Let $f: \Bbb C \to \Bbb C$ be an entire (analytic on the whole plane) function such that exists $\omega_1,\omega_2 \in \mathbb{S}^1$, linearly independent over $\Bbb R$ such that: $$f(z+\omega_1)=f(z)=f(z+\omega_2), \quad \forall\,z\in \Bbb C.$$Prove that $f$ is constant.

The intuition seems clear to me, we have the three vertices of a triangle given by $0$, $\omega_1$ and $\omega_2$. All points in the plane are one of the vertices of that triangle under a suitable parallel translation. The constant value will be $f(0)$, fine. Throwing values for $z$ there, I have found that $$f(n\omega_1) = f(\omega_1) = f(0)=f(\omega_2) = f(n\omega_2), \quad \forall\, n \in \Bbb Z.$$

I don't know how to improve the above for, say, rationals (at least). Some another ideas would be:

Checking that $f' \equiv 0$. I don't have a clue of how to do that.

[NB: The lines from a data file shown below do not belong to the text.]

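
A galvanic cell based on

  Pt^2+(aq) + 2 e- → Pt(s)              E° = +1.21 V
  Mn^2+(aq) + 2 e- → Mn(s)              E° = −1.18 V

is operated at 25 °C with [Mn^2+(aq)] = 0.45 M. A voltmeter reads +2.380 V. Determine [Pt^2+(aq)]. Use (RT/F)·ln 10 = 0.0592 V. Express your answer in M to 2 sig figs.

0.21 M

With Pt²⁺/Pt at the cathode and Mn²⁺/Mn at the anode, E°cell = +1.21 − (−1.18) = +2.39 V (n = 2).
Since E = E° − (0.0592/n)·log Q, log Q = n(E° − E)/0.0592 = 0.338.
For Pt^2+(aq) + Mn(s) → Pt(s) + Mn^2+(aq), the reaction quotient is Q = [Mn^2+(aq)] / [Pt^2+(aq)].
Isolating [Pt^2+(aq)] in Q = 10^{0.338} yields log [Pt^2+(aq)] = −0.685, i.e. 0.21 M.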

Write $w = a\omega_1+b\omega_2$, with $a,b \in \Bbb R$, do stuff and conclude that $f(w) = f(0)$. This approach doesn't seem good, because I only have a weak result with integers above.

Finding that $f$ coincides with $f(0)$ on a set with an accumulation point. This seems also bad: the set on with $f$ coincides with $f(0)$ by which I found above is discrete.

Nothing works and this is getting annoying... And I don't see how analyticity comes in there. I'll be very thankful if someone can give me an idea.

(On a side note.. I know that this title is not informative at all. Feel free to edit if you come up with something better.)